Complete step-by-step answer:
The given pair forms an inverse variation. So, the first variable i.e. \[x\] varies inversely as the second variable i.e. \[y\] and also when the value of \[x\] increases, then the value of \[y\] decreases.
Also, the product of \[x\] and \[y\] is constant.
\[xy = k\] ……….. \[\left( 1 \right)\]
Now, we will consider the value \[\left( {2.6,4.5} \right)\].
We will substitute the value of \[x\] with 2.6 and \[y\] with 4.5 in equation \[\left( 1 \right)\].
\[ \Rightarrow 2.6 \times 4.5 = k\]
On multiplying the numbers, we get
\[ \Rightarrow 11.7 = k\]
Thus, the general equation becomes;
\[ \Rightarrow xy = 11.7\] ……… \[\left( 2 \right)\]
Now, we will consider the values \[\left( {x,6.3} \right)\].
We will substitute the value of \[y\] with 6.3 in equation \[\left( 2 \right)\].
\[x \times 6.3 = 11.7\]
Dividing both sides by 6.3, we get,
\[ \Rightarrow \dfrac{{x \times 6.3}}{{6.3}} = \dfrac{{11.7}}{{6.3}}\]
On further simplification, we get
\[ \Rightarrow x = 1.857\]
Hence, the value of \[x\] is equal to 1.857.
Hence, the required missing number is equal to 1.857.

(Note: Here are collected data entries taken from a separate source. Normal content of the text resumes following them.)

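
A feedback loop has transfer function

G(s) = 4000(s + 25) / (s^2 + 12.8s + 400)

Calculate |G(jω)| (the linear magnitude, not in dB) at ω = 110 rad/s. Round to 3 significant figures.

38.3

At s = jω = j110:
zero (s+25): 25 + j110 → |·| = √(25²+110²) = √12725 ≈ 112.81, ∠ = arctan(110/25) ≈ 77.20°
quadratic: (j110)² + 12.8·j110 + 400 = -11700 + j1408 → |·| ≈ 11784, ∠ ≈ 173.14°
|G| = 4000 · 112.81 / 11784 ≈ 38.293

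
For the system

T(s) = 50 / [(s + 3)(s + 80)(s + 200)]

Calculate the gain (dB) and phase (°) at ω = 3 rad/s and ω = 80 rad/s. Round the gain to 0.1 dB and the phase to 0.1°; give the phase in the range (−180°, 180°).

ω = 3: -62.7 dB, -48.0°; ω = 80: -91.8 dB, -154.7°

At s = jω = j3:
pole (s+3): 3 + j3 → |·| = √(3²+3²) = √18 ≈ 4.2426, ∠ = arctan(3/3) ≈ 45.00°
pole (s+80): 80 + j3 → |·| = √(80²+3²) = √6409 ≈ 80.056, ∠ = arctan(3/80) ≈ 2.15°
pole (s+200): 200 + j3 → |·| = √(200²+3²) = √40009 ≈ 200.02, ∠ = arctan(3/200) ≈ 0.86°
|T| = 50 / 67936 ≈ 0.00073599
Gain = 20 log₁₀(0.00073599) ≈ -62.66 dB
∠T = 0.00° − 48.01° = -48.01°

At s = jω = j80:
pole (s+3): 3 + j80 → |·| = √(3²+80²) = √6409 ≈ 80.056, ∠ = arctan(80/3) ≈ 87.85°
pole (s+80): 80 + j80 → |·| = √(80²+80²) = √12800 ≈ 113.14, ∠ = arctan(80/80) ≈ 45.00°
pole (s+200): 200 + j80 → |·| = √(200²+80²) = √46400 ≈ 215.41, ∠ = arctan(80/200) ≈ 21.80°
|T| = 50 / 1.9511e+06 ≈ 2.5627e-05
Gain = 20 log₁₀(2.5627e-05) ≈ -91.83 dB
∠T = 0.00° − 154.65° = -154.65°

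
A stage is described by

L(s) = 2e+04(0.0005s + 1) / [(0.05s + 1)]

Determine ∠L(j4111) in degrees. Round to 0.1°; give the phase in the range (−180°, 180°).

-25.7°

At ω = 4111 rad/s:
zero (1 + j4111·0.0005) = 1 + j2.0555 → |·| ≈ 2.2858, ∠ ≈ 64.06°
pole (1 + j4111·0.05) = 1 + j205.55 → |·| ≈ 205.55, ∠ ≈ 89.72°
∠L = (64.06°) − (89.72°) = -25.66°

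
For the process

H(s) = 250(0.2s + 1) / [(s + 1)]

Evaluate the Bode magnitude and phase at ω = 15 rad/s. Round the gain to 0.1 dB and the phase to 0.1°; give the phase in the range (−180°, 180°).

At ω = 15 rad/s:
zero (1 + j15·0.2) = 1 + j3 → |·| ≈ 3.1623, ∠ ≈ 71.57°
pole (1 + j15·1) = 1 + j15 → |·| ≈ 15.033, ∠ ≈ 86.19°
|H| = 250 · 3.1623 / (15.033) ≈ 52.589
Gain = 20 log₁₀(52.589) ≈ 34.42 dB
∠H = (71.57°) − (86.19°) = -14.62°

34.4 dB, -14.6°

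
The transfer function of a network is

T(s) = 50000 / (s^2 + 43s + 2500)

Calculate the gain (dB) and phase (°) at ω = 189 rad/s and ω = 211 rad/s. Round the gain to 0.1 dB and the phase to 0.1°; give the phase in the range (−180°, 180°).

At s = jω = j189:
quadratic: (j189)² + 43·j189 + 2500 = -33221 + j8127 → |·| ≈ 34201, ∠ ≈ 166.25°
|T| = 50000 / 34201 ≈ 1.4619
Gain = 20 log₁₀(1.4619) ≈ 3.30 dB
∠T = 0.00° − 166.25° = -166.25°

At s = jω = j211:
quadratic: (j211)² + 43·j211 + 2500 = -42021 + j9073 → |·| ≈ 42989, ∠ ≈ 167.82°
|T| = 50000 / 42989 ≈ 1.1631
Gain = 20 log₁₀(1.1631) ≈ 1.31 dB
∠T = 0.00° − 167.82° = -167.82°

ω = 189: 3.3 dB, -166.3°; ω = 211: 1.3 dB, -167.8°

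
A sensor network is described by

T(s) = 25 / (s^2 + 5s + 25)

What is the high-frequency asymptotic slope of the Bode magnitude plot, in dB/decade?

-40 dB/decade

Each pole contributes −20 dB/decade at high frequency; each zero contributes +20 dB/decade.
Net: 0 zero(s) − 2 pole(s) → -40 dB/decade.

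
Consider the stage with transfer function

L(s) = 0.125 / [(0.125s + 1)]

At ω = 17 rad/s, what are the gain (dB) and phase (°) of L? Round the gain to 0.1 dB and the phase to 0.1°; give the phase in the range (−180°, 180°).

At ω = 17 rad/s:
pole (1 + j17·0.125) = 1 + j2.125 → |·| ≈ 2.3485, ∠ ≈ 64.80°
|L| = 0.125 · 1 / (2.3485) ≈ 0.053225
Gain = 20 log₁₀(0.053225) ≈ -25.48 dB
∠L = (0°) − (64.80°) = -64.80°

-25.5 dB, -64.8°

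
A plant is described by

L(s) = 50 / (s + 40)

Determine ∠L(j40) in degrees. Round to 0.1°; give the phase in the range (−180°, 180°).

-45.0°

Substitute s = j40:
Numerator: 50 = 50 + j0
Denominator: (j40) + 40 = 40 + j40
|N| = √(50² + 0²) ≈ 50, ∠N ≈ 0.00°
|D| = √(40² + 40²) ≈ 56.569, ∠D ≈ 45.00°
∠L = 0.00° − 45.00° = -45.00°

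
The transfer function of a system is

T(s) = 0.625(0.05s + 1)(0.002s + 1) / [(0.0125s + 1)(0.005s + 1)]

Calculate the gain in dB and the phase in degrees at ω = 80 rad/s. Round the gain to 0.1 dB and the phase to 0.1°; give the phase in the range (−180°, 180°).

4.7 dB, 18.3°

At ω = 80 rad/s:
zero (1 + j80·0.05) = 1 + j4 → |·| ≈ 4.1231, ∠ ≈ 75.96°
zero (1 + j80·0.002) = 1 + j0.16 → |·| ≈ 1.0127, ∠ ≈ 9.09°
pole (1 + j80·0.0125) = 1 + j1 → |·| ≈ 1.4142, ∠ ≈ 45.00°
pole (1 + j80·0.005) = 1 + j0.4 → |·| ≈ 1.077, ∠ ≈ 21.80°
|T| = 0.625 · 4.1231 · 1.0127 / (1.4142 · 1.077) ≈ 1.7134
Gain = 20 log₁₀(1.7134) ≈ 4.68 dB
∠T = (75.96° + 9.09°) − (45.00° + 21.80°) = 18.25°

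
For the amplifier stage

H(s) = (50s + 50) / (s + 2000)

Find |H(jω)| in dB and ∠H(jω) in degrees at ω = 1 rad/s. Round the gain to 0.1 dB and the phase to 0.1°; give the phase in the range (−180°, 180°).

-29.0 dB, 45.0°

Substitute s = j1:
Numerator: 50(j1) + 50 = 50 + j50
Denominator: (j1) + 2000 = 2000 + j1
|N| = √(50² + 50²) ≈ 70.711, ∠N ≈ 45.00°
|D| = √(2000² + 1²) ≈ 2000, ∠D ≈ 0.03°
|H| = 70.711 / 2000 ≈ 0.035355
Gain = 20 log₁₀(0.035355) ≈ -29.03 dB
∠H = 45.00° − 0.03° = 44.97°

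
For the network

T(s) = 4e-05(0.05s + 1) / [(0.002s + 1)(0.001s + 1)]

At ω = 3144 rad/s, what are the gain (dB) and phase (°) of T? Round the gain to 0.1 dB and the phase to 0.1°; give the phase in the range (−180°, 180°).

At ω = 3144 rad/s:
zero (1 + j3144·0.05) = 1 + j157.2 → |·| ≈ 157.2, ∠ ≈ 89.64°
pole (1 + j3144·0.002) = 1 + j6.288 → |·| ≈ 6.367, ∠ ≈ 80.96°
pole (1 + j3144·0.001) = 1 + j3.144 → |·| ≈ 3.2992, ∠ ≈ 72.36°
|T| = 4e-05 · 157.2 / (6.367 · 3.2992) ≈ 0.00029934
Gain = 20 log₁₀(0.00029934) ≈ -70.48 dB
∠T = (89.64°) − (80.96° + 72.36°) = -63.68°

-70.5 dB, -63.7°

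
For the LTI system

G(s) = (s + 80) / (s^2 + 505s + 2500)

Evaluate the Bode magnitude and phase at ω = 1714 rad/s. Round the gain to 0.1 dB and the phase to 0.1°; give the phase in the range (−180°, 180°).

-65.0 dB, -76.2°

Substitute s = j1714:
Numerator: (j1714) + 80 = 80 + j1714
Denominator: (j1714)^2 + 505(j1714) + 2500 = -2935296 + j865570
|N| = √(80² + 1714²) ≈ 1715.9, ∠N ≈ 87.33°
|D| = √(2935296² + 865570²) ≈ 3.0603e+06, ∠D ≈ 163.57°
|G| = 1715.9 / 3.0603e+06 ≈ 0.0005607
Gain = 20 log₁₀(0.0005607) ≈ -65.03 dB
∠G = 87.33° − 163.57° = -76.24°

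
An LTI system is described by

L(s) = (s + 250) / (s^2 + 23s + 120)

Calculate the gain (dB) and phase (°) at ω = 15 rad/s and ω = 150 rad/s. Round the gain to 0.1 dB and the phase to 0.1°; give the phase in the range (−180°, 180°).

Substitute s = j15:
Numerator: (j15) + 250 = 250 + j15
Denominator: (j15)^2 + 23(j15) + 120 = -105 + j345
|N| = √(250² + 15²) ≈ 250.45, ∠N ≈ 3.43°
|D| = √(105² + 345²) ≈ 360.62, ∠D ≈ 106.93°
|L| = 250.45 / 360.62 ≈ 0.6945
Gain = 20 log₁₀(0.6945) ≈ -3.17 dB
∠L = 3.43° − 106.93° = -103.50°

Substitute s = j150:
Numerator: (j150) + 250 = 250 + j150
Denominator: (j150)^2 + 23(j150) + 120 = -22380 + j3450
|N| = √(250² + 150²) ≈ 291.55, ∠N ≈ 30.96°
|D| = √(22380² + 3450²) ≈ 22644, ∠D ≈ 171.24°
|L| = 291.55 / 22644 ≈ 0.012875
Gain = 20 log₁₀(0.012875) ≈ -37.81 dB
∠L = 30.96° − 171.24° = -140.28°

ω = 15: -3.2 dB, -103.5°; ω = 150: -37.8 dB, -140.3°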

Note: Inverse variation means the first variable varies inversely as the second variable. Also, when the value of the first variable increases, then the value of the second variable decreases and vice versa. We will use the fact that the product of both the variables will be constant. We have used this property to get the value of the missing variable.